Dans ce paysage, l'agro-écologie apparaît comme un retour à la raison plutôt qu'un retour au passé, l'idée étant que le capital naturel que constituent les sols agricoles est la base d'un fonctionnement harmonieux des sociétés, et que le respect de ce capital est essentiel. Plus on va vers une agriculture industrialisée, plus c'est l'alimentation que l'on industrialise. Notre relation à celle-ci s'en trouve déréglée, avec les conséquences que l'on connaît désormais. Il y a, dans le monde, plus de gens souffrant de surpoids pathologique que de gens souffrant de la faim, alors même que le nombre de ces derniers n'a pas été réduit : 700 millions de personnes environ sont en situation alimentaire grave – à peu près comme à la fin des années 1980 –, mais 1 milliard au moins se trouvent en situation de surpoids pathologique, avec toutes les conséquences que cela entraîne sur les coûts de santé.

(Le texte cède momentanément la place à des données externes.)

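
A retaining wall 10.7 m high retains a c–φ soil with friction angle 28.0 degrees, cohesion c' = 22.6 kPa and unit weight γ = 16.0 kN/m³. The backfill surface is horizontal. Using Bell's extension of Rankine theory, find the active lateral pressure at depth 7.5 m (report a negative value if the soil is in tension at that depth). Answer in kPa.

16.2 kPa

K_a = (1 − sin φ)/(1 + sin φ) = 0.3610.
σ_a = K_a γ z − 2c√K_a = 0.3610×16.0×7.5 − 2×22.6×0.6009 = 16.17 kPa.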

L'agro-écologie part donc de l'idée qu'il faut préserver le capital naturel, étant précisé que cela ne peut se faire sans reconsidérer globalement notre rapport à notre façon de nous alimenter. Cela suppose de reconnaître à l'agriculture, outre une fonction économique, en termes de production et de balance des paiements, un rôle dans la construction culturelle de nos sociétés, qu'elle partage avec l'alimentation. Manger est un acte culturel, et nous avons détruit une part de notre culture en renonçant à respecter ce que nous mangeons. Si nous ne respectons pas ce que nous mangeons, c'est que depuis cinquante ans, on tente de nous persuader que l'alimentation ne vaut rien. Quand on paye 1,40 euro à un éleveur pour un kilo de porc, on détruit tout le sens que peut avoir ce produit. Quand on trouve de la viande ou du poisson à un prix moins élevé que celui de certains produits végétaux – et je ne parle pas de produits de luxe –, on est dans une société qui a perdu sa direction, son sens, ses valeurs.

L'agro-écologie ne saurait se réduire à un ensemble de techniques ; c'est d'abord une façon de reconstruire du sens autour de l'agriculture et de l'alimentation. Il s'agit de mettre en oeuvre une agriculture de conservation. Dès lors, les techniques s'imposent naturellement : abandon du travail systématique des sols ; production laitière à l'herbe ; maraîchage biologique intensif, c'est-à-dire pratiqué sur de petites surfaces très diversifiées, plutôt en circuit court, avec des niveaux de productivité au mètre carré incomparables par rapport aux modèles industriels. Ces techniques, sur lesquelles je reviendrai si vous le souhaitez, nous permettent d'aspirer, non plus à contrôler la nature, mais à nous y réincorporer, afin de valoriser le fonctionnement des écosystèmes en coexistence avec les humains – il ne s'agit pas d'une nature qui nous serait étrangère. Pourvu que nous sachions le comprendre, l'interpréter et l'utiliser pour le bien-être des populations humaines, ce fonctionnement des écosystèmes peut, en soi, permettre sans grande difficulté de nourrir la planète.